Today on the site I’m delighted to welcome Lissa Reed, author of the Sucre Coeur series (which you can see from the cover of the digital box set that releases February 12 I happen to be quite the fan of), to talk about one of queer lit’s hottest topics: writing from a male POV when you yourself are not male. It’s a complicated question, and one that doesn’t have easy answers, and here to discuss it with honesty and nuance is Lissa Reed:
“Write what you know.”
A common mantra. Writers hear it all the time.
“Write what you know.”
I know baking. I know anxiety. I know emotional post-traumatic stress disorder.
“Write what you know.”
I know that I don’t want to write about these things from a female perspective.
When I first began writing what would become the Sucre Coeur trilogy, I identified—however reluctantly—as female, and one who had a lot to process. I was a few years out of a very toxic relationship and still coping with the damage it had inflicted on me. And I was ready to be done with it, or as done as I could be, at least; some things, I knew, would be with me for way longer than I would want them to be, and there was nothing I could do about that.

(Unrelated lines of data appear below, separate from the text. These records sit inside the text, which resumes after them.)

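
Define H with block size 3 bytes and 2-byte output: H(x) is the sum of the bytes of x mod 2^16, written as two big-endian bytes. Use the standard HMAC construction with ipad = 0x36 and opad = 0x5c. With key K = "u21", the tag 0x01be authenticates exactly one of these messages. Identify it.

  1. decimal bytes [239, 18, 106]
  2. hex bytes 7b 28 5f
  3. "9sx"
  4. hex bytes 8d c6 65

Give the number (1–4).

1

Key "u21" = 75 32 31 is exactly B = 3 bytes: K' = 75 32 31.
K' ⊕ ipad = 43 04 07; K' ⊕ opad = 29 6e 6d.
m1: inner = H(43 04 07 ef 12 6a) = 01 b9; tag = H(29 6e 6d 01 b9) = 01be ← matches
m2: inner = H(43 04 07 7b 28 5f) = 01 50; tag = H(29 6e 6d 01 50) = 0155
m3: inner = H(43 04 07 39 73 78) = 01 72; tag = H(29 6e 6d 01 72) = 0177
m4: inner = H(43 04 07 8d c6 65) = 02 06; tag = H(29 6e 6d 02 06) = 010c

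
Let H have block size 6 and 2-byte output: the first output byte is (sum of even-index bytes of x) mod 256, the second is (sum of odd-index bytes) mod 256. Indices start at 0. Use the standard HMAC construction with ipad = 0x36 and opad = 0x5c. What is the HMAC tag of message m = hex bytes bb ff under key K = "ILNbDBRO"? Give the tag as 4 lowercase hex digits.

Key "ILNbDBRO" = 49 4c 4e 62 44 42 52 4f is 8 bytes > B = 6, so hash it first: H(key) = 2d 3f, then zero-pad to 6 bytes: K' = 2d 3f 00 00 00 00.
K' ⊕ ipad = 1b 09 36 36 36 36.  K' ⊕ opad = 71 63 5c 5c 5c 5c.
Inner input = (K'⊕ipad) ∥ m = 1b 09 36 36 36 36 ∥ bb ff.
Inner hash: even-index sum = 322 mod 256 = 66; odd-index sum = 372 mod 256 = 116 → 42 74.
Outer input = (K'⊕opad) ∥ inner = 71 63 5c 5c 5c 5c ∥ 42 74.
Outer hash (tag): even-index sum = 363 mod 256 = 107; odd-index sum = 399 mod 256 = 143 → 6b 8f.

6b8f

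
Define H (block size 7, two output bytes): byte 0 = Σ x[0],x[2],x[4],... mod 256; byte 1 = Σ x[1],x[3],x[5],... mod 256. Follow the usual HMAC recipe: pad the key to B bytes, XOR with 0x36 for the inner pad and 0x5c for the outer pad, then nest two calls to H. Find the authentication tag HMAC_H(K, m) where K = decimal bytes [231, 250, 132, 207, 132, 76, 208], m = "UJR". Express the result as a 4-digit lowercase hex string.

Key decimal bytes [231, 250, 132, 207, 132, 76, 208] = e7 fa 84 cf 84 4c d0 is exactly B = 7 bytes: K' = e7 fa 84 cf 84 4c d0.
K' ⊕ ipad = d1 cc b2 f9 b2 7a e6.  K' ⊕ opad = bb a6 d8 93 d8 10 8c.
Inner input = (K'⊕ipad) ∥ m = d1 cc b2 f9 b2 7a e6 ∥ 55 4a 52.
Inner hash: even-index sum = 869 mod 256 = 101; odd-index sum = 742 mod 256 = 230 → 65 e6.
Outer input = (K'⊕opad) ∥ inner = bb a6 d8 93 d8 10 8c ∥ 65 e6.
Outer hash (tag): even-index sum = 989 mod 256 = 221; odd-index sum = 430 mod 256 = 174 → dd ae.

ddae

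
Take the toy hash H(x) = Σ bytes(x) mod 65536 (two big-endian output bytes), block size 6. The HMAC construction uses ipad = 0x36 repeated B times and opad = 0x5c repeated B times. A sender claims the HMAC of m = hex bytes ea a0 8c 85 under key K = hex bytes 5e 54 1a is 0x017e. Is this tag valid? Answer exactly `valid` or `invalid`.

Key hex bytes 5e 54 1a is 3 bytes ≤ B = 6; zero-pad to 6 bytes: K' = 5e 54 1a 00 00 00.
K' ⊕ ipad = 68 62 2c 36 36 36; K' ⊕ opad = 02 08 46 5c 5c 5c.
Inner hash: sum = 104+98+44+54+54+54+234+160+140+133 = 1075 → 04 33.
Outer hash (recomputed tag): sum = 2+8+70+92+92+92+4+51 = 411 → 01 9b.
Recomputed tag = 019b; claimed = 017e → mismatch.

invalid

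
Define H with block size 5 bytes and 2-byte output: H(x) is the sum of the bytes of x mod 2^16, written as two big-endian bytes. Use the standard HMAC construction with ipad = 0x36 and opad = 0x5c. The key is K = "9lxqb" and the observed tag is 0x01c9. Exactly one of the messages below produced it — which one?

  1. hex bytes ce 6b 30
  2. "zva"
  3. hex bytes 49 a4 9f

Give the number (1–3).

Key "9lxqb" = 39 6c 78 71 62 is exactly B = 5 bytes: K' = 39 6c 78 71 62.
K' ⊕ ipad = 0f 5a 4e 47 54; K' ⊕ opad = 65 30 24 2d 3e.
m1: inner = H(0f 5a 4e 47 54 ce 6b 30) = 02 bb; tag = H(65 30 24 2d 3e 02 bb) = 01e1
m2: inner = H(0f 5a 4e 47 54 7a 76 61) = 02 a3; tag = H(65 30 24 2d 3e 02 a3) = 01c9 ← matches
m3: inner = H(0f 5a 4e 47 54 49 a4 9f) = 02 de; tag = H(65 30 24 2d 3e 02 de) = 0204

2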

But all the imaginary confrontations? The emotional conflict? My reconciling myself with my anxiety? I could do something with those, I could cough them up and out and try to make sense of them: I could write them. All of them. Get them all out.

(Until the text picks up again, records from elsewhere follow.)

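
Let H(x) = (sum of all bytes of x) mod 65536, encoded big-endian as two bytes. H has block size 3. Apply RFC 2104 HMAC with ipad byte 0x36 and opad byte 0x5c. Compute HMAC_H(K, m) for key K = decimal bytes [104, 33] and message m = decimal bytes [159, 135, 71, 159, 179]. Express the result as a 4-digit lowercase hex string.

Key decimal bytes [104, 33] = 68 21 is 2 bytes ≤ B = 3; zero-pad to 3 bytes: K' = 68 21 00.
K' ⊕ ipad = 5e 17 36.  K' ⊕ opad = 34 7d 5c.
Inner input = (K'⊕ipad) ∥ m = 5e 17 36 ∥ 9f 87 47 9f b3.
Inner hash: sum = 94+23+54+159+135+71+159+179 = 874 → 03 6a.
Outer input = (K'⊕opad) ∥ inner = 34 7d 5c ∥ 03 6a.
Outer hash (tag): sum = 52+125+92+3+106 = 378 → 01 7a.

017a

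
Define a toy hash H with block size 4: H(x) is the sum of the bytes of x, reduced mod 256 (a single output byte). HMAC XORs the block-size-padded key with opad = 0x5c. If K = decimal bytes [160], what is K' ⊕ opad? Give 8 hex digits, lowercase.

fc5c5c5c

Key decimal bytes [160] = a0 is 1 byte ≤ B = 4; zero-pad to 4 bytes: K' = a0 00 00 00.
XOR each byte with 0x5c: a0⊕5c=fc, 00⊕5c=5c, 00⊕5c=5c, 00⊕5c=5c.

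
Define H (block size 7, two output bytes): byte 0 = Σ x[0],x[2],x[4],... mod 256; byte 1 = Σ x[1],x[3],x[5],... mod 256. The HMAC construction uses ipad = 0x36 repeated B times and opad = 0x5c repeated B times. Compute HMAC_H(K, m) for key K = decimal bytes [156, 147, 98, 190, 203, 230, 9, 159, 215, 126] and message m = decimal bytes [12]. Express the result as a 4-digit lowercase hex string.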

As long as I didn’t write them from a female perspective.
I’d been drawn to writing from a male perspective for years, and truly enjoyed doing so, even as it baffled many of my friends. “But… why?” they would ask, perplexed. “You’re not a guy.”
I know now, of course, what I didn’t know then, that I identify as non-binary, that I do not adhere to labels at either end of the gender spectrum. And I think subconsciously, that had at least a little something to do with it, the voice of that stifled part of me trying to speak up. But that wasn’t all of it, or even most of it.
As someone then identifying as a woman, I could not write about being an abused, traumatized woman. I would never have been able to get all of my anger and distress out if the form it was taking wasn’t at least slightly removed from my own. I needed that step back, that distance. The character who was going to carry my issues couldn’t be me, or anything that resembled me, and at the time, the sharpest line I could draw between myself and my fictional counterpart was to make them male.
Alex Scheff, the romantic interest in Sucre Coeur 1: Definitely, Maybe, Yours, is not like me in a dozen other ways that go beyond gender—I’m not a professional photographer. I am not a college graduate. My parents are not lawyers. I’m not from Seattle. I’m not a lanky, freckled, skinny-jeans-wearing hipster with an unruly shock of hair and a frighteningly boisterous Russian-German-American family.
But Alex carries my emotional trauma, the way I flailed through an abusive relationship without knowing I was also dealing with a severe case of undiagnosed anxiety. Every panicked thing he does, every bad decision he makes in Definitely, Maybe, Yours, every time he takes two steps forward only to hustle one step ass-over-teakettle back – all of these were things I knew, so I wrote about them, and because this character was not me, I was able to write my way out of them.
If I had been writing a female character, she would have become me, and I would have just been mired in all of the darkness once again. Instead, Alex became a movie screen for me, a way to view everything that had happened through someone else’s eyes. And as I was writing him through his darkness, he was guiding me through the last stretch of mine.
So Definitely is of course an extremely personal book for me, even though I’ve otherwise never lived anything like it. No hot British baker has ever wooed me with cookies, my own closest cousin is not a thing like the dizzy, meddling mess that is Samantha. I’m not as close with any of my exes as Craig is with his. I am definitely not a dog person, no matter how adorable Yorkies are. And all of the people in that book are in and out of each other’s houses without so much as texting beforehand! In my circle of friends, that’s punishable by death.
But in every other way, I wrote what I knew – in a roundabout way.
Lissa Reed is a queer, non-binary (she/they) writer of ﬁction, blogs, and bawdy Renaissance song parodies. She traces her early interest in writing back to elementary school, when a teacher gifted her with her ﬁrst composition book and told her to fill it with words. After experimenting with print journalism, Reed shifted her writing focus to romance and literary ﬁction and never looked back. She lives in the Dallas-Fort Worth area.
Sucre Coeur, her culinary romance trilogy about a circle of friends and lovers in a Seattle bakery, will be released as a digital boxed set on February 12.